The following are the "mapping functions" in `libplot`. When invoked on a Plotter, these functions affect the affine transformation it employs for mapping from the user coordinate system to the device coordinate system. They may be viewed as performing transformations of the user coordinate system. Their names resemble those of the corresponding functions in the Postscript language. For information on how to use them to draw graphics efficiently, consult any good book on Postscript programming, or the Postscript Language Reference Manual.

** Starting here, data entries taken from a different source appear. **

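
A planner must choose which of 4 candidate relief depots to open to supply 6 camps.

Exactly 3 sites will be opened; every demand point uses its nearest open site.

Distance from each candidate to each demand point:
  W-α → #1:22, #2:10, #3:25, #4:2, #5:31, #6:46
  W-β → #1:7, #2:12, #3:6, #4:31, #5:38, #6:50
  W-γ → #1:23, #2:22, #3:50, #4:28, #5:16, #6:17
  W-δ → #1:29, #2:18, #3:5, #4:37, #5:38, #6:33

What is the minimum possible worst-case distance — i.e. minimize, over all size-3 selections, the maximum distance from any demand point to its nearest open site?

17

Open {W-α, W-β, W-γ}.
  Farthest demand point is #6 at distance 17 (to W-γ); all others are ≤ 17.
With {W-α, W-γ, W-δ} the worst case is 22.
With {W-β, W-γ, W-δ} the worst case is 28.
No size-3 selection achieves below 17.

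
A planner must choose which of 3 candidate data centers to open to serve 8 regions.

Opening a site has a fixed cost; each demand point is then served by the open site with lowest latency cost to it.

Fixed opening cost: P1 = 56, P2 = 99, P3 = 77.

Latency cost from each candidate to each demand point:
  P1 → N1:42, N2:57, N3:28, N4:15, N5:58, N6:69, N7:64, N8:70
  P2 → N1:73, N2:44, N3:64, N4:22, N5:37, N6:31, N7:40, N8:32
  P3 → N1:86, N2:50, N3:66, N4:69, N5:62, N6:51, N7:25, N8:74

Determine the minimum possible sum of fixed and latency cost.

424

Open {P1, P2}: assign each demand point to its cheapest open site.
  N1→P1 42, N2→P2 44, N3→P1 28, N4→P1 15, N5→P2 37, N6→P2 31, N7→P2 40, N8→P2 32
  latency cost 269, fixed 155 → total 424.
Compare {P2}: latency cost 343 + fixed 99 = 442.
Compare {P1}: latency cost 403 + fixed 56 = 459.
Compare {P1, P3}: latency cost 339 + fixed 133 = 472.
All other subsets cost ≥ 442. Minimum total cost: 424.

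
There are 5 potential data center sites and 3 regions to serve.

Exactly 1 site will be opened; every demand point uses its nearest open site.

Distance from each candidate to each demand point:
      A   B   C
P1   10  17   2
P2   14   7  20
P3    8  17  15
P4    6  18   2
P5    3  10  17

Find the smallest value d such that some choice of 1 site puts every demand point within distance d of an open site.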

In the C binding, the names of all functions should be preceded by "pl_", unless the header file `plotcompat.h` is included. See section C compiling and linking. In the C++ binding, these are member functions of the `Plotter` class and its subclasses.

int fconcat (double m0, double m1, double m2, double m3, double tx, double ty);
Apply a Postscript-style transformation matrix, i.e., affine map, to the user coordinate system. That is, apply the linear transformation defined by the two-by-two matrix [m0 m1 m2 m3] to the user coordinate system, and also translate by tx units in the x direction and ty units in the y direction, relative to the former user coordinate system. The following three functions (frotate, fscale, ftranslate) are convenience functions that are special cases of fconcat.
int frotate (double theta);
Rotate the user coordinate system axes about their origin by theta degrees, with respect to their former orientation. The position of the user coordinate origin and the size of the x and y units remain unchanged.
int fscale (double sx, double sy);
Make the x and y units in the user coordinate system be the size of sx and sy units in the former user coordinate system. The position of the user coordinate origin and the orientation of the coordinate axes are unchanged.
int ftranslate (double tx, double ty);
Move the origin of the user coordinate system by tx units in the x direction and ty units in the y direction, relative to the former user coordinate system. The size of the x and y units and the orientation of the coordinate axes are unchanged.